@Peter_Scott said:
over the past 20+ years of doing this stuff
Note there are also those using c++ in the kernel 30+ years that have an opposing view. Circa 40 years ago I wrote assembly apps, TSR’s, and drivers for Dos. When Borland and Microsoft introduced the C language for the PC I enthusiastically used it and loved it and got great mileage out of it for years. Today c++20 is my language of choice in windows for both kernel and user mode. Why? Because it blows C out of the water, period.

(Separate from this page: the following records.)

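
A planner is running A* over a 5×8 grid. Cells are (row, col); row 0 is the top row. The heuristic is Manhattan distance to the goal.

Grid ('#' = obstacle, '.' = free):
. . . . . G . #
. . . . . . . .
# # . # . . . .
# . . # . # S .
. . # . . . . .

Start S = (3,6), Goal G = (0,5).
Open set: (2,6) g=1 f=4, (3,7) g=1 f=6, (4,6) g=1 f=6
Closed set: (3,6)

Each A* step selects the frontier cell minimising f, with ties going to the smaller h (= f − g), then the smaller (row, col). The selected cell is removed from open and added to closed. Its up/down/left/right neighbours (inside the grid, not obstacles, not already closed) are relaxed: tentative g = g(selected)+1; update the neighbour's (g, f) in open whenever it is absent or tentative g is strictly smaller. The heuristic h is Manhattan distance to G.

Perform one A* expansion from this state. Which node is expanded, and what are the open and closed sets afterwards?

step 1: expand (2,6) (f=4, h=3) → closed; open now [(1,6) g=2 f=4, (2,5) g=2 f=4, (2,7) g=2 f=6, (3,7) g=1 f=6, (4,6) g=1 f=6]

expanded=(2,6); open=[(1,6) g=2 f=4, (2,5) g=2 f=4, (2,7) g=2 f=6, (3,7) g=1 f=6, (4,6) g=1 f=6]; closed=[(2,6), (3,6)]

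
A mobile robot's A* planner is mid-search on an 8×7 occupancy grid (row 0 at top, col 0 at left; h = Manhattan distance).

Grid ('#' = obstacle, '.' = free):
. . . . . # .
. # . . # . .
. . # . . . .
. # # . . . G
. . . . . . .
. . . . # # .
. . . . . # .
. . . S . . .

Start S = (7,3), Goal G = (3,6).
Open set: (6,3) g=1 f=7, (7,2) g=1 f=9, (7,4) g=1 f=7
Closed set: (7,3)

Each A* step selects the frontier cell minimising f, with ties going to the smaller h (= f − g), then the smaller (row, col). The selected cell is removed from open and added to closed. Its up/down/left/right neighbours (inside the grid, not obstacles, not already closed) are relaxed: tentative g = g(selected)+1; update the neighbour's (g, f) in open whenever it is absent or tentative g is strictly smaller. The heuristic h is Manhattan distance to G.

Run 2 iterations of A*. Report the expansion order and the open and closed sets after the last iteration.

order=[(6,3) → (5,3)]; open=[(4,3) g=3 f=7, (5,2) g=3 f=9, (6,2) g=2 f=9, (6,4) g=2 f=7, (7,2) g=1 f=9, (7,4) g=1 f=7]; closed=[(5,3), (6,3), (7,3)]

step 1: expand (6,3) (f=7, h=6) → closed; open now [(5,3) g=2 f=7, (6,2) g=2 f=9, (6,4) g=2 f=7, (7,2) g=1 f=9, (7,4) g=1 f=7]
step 2: expand (5,3) (f=7, h=5) → closed; open now [(4,3) g=3 f=7, (5,2) g=3 f=9, (6,2) g=2 f=9, (6,4) g=2 f=7, (7,2) g=1 f=9, (7,4) g=1 f=7]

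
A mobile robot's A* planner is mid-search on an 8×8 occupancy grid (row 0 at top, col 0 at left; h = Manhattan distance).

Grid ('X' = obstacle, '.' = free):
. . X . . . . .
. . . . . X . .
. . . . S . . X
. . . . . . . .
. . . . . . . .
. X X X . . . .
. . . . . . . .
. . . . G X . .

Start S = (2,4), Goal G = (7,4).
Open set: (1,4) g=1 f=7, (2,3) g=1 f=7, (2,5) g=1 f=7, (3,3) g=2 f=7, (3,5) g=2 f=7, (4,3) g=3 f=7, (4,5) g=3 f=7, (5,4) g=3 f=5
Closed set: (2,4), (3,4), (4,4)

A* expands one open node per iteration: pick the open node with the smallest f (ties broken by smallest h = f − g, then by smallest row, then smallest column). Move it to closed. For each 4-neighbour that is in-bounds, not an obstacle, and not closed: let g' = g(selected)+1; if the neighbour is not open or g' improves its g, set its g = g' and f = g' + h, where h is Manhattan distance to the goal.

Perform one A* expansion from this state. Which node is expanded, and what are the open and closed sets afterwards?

expanded=(5,4); open=[(1,4) g=1 f=7, (2,3) g=1 f=7, (2,5) g=1 f=7, (3,3) g=2 f=7, (3,5) g=2 f=7, (4,3) g=3 f=7, (4,5) g=3 f=7, (5,5) g=4 f=7, (6,4) g=4 f=5]; closed=[(2,4), (3,4), (4,4), (5,4)]

step 1: expand (5,4) (f=5, h=2) → closed; open now [(1,4) g=1 f=7, (2,3) g=1 f=7, (2,5) g=1 f=7, (3,3) g=2 f=7, (3,5) g=2 f=7, (4,3) g=3 f=7, (4,5) g=3 f=7, (5,5) g=4 f=7, (6,4) g=4 f=5]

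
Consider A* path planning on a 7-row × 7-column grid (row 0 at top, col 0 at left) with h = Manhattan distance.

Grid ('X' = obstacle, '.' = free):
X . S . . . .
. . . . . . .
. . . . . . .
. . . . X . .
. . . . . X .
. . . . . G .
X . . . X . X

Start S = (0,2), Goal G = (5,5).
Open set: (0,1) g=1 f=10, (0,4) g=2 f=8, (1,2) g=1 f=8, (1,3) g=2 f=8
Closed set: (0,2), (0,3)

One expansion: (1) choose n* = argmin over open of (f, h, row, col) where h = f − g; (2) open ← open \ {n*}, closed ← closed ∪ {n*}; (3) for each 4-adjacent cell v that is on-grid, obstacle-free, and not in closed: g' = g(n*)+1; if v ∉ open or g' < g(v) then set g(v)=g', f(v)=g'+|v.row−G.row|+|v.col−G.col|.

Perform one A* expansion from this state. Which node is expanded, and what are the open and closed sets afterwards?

step 1: expand (0,4) (f=8, h=6) → closed; open now [(0,1) g=1 f=10, (0,5) g=3 f=8, (1,2) g=1 f=8, (1,3) g=2 f=8, (1,4) g=3 f=8]

expanded=(0,4); open=[(0,1) g=1 f=10, (0,5) g=3 f=8, (1,2) g=1 f=8, (1,3) g=2 f=8, (1,4) g=3 f=8]; closed=[(0,2), (0,3), (0,4)]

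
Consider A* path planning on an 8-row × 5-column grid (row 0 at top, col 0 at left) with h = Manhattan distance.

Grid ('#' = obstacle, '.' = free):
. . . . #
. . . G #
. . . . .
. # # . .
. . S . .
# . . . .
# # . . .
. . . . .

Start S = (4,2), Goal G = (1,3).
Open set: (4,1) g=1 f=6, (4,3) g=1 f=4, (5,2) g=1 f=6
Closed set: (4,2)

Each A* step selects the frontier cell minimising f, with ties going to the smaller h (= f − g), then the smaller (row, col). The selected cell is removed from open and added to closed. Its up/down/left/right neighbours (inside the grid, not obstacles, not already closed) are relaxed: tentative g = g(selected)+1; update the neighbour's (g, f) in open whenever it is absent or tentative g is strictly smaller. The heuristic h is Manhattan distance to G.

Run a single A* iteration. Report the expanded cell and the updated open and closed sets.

step 1: expand (4,3) (f=4, h=3) → closed; open now [(3,3) g=2 f=4, (4,1) g=1 f=6, (4,4) g=2 f=6, (5,2) g=1 f=6, (5,3) g=2 f=6]

expanded=(4,3); open=[(3,3) g=2 f=4, (4,1) g=1 f=6, (4,4) g=2 f=6, (5,2) g=1 f=6, (5,3) g=2 f=6]; closed=[(4,2), (4,3)]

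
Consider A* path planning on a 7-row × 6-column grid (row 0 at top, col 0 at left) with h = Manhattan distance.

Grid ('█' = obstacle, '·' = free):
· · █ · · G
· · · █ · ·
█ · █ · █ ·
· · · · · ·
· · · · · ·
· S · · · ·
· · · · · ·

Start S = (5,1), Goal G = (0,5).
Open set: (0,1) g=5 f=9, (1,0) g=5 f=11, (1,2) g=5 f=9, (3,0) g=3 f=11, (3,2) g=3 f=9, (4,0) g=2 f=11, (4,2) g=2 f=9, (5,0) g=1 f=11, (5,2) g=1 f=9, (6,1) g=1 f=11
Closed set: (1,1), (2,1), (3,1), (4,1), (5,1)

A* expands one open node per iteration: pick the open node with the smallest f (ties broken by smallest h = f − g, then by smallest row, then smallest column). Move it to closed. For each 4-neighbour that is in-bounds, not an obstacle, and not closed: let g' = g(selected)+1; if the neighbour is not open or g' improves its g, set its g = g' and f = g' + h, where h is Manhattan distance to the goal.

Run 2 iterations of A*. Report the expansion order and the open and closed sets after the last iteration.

order=[(0,1) → (1,2)]; open=[(0,0) g=6 f=11, (1,0) g=5 f=11, (3,0) g=3 f=11, (3,2) g=3 f=9, (4,0) g=2 f=11, (4,2) g=2 f=9, (5,0) g=1 f=11, (5,2) g=1 f=9, (6,1) g=1 f=11]; closed=[(0,1), (1,1), (1,2), (2,1), (3,1), (4,1), (5,1)]

step 1: expand (0,1) (f=9, h=4) → closed; open now [(0,0) g=6 f=11, (1,0) g=5 f=11, (1,2) g=5 f=9, (3,0) g=3 f=11, (3,2) g=3 f=9, (4,0) g=2 f=11, (4,2) g=2 f=9, (5,0) g=1 f=11, (5,2) g=1 f=9, (6,1) g=1 f=11]
step 2: expand (1,2) (f=9, h=4) → closed; open now [(0,0) g=6 f=11, (1,0) g=5 f=11, (3,0) g=3 f=11, (3,2) g=3 f=9, (4,0) g=2 f=11, (4,2) g=2 f=9, (5,0) g=1 f=11, (5,2) g=1 f=9, (6,1) g=1 f=11]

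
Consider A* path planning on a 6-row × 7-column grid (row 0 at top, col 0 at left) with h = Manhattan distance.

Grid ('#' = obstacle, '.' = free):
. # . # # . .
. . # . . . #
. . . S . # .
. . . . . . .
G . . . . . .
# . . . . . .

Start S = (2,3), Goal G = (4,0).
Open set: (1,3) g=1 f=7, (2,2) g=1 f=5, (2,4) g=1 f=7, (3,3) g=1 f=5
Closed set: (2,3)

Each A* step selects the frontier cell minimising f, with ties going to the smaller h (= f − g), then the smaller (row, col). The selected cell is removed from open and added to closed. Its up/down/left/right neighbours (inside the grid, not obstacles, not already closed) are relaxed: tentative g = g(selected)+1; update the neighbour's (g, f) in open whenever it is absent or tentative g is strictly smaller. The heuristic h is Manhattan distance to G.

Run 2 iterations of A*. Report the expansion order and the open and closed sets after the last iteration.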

anything other than C (no ++ variant) bleeds into a nightmare
This is a common misconception that C++ = OO. But it’s not true. When you rename your file extension from .c to .cpp the compiler doesn’t refuse to compile it because there’s no OO in it. On the contrary utilizing powerful c++ language features like a static assert or being able to use sizeof on a field is not a debugging nightmare but actually improves productivity all around. The C++ language is constantly getting refined. Not with OOP garbage, but lots of nuts and bolts basics for those writing kernel drivers. The latest c++20 language is brand new and absolutely awesome for driver developers. Some people don’t know today’s c++20 is nothing like C++ was 10 or 20 years ago. What the standards people have rolled out over the last decade is nothing short of miracles for people writing code.
Just write it in C … or assembly!
Assembly in the kernel makes no sense since sometime in the last century. Too many reasons to list. It’s not cross platform and besides just think of how unreadable your code would become trying to reorder the instructions for super scalar optimization which a c/c++ compiler does for you for free.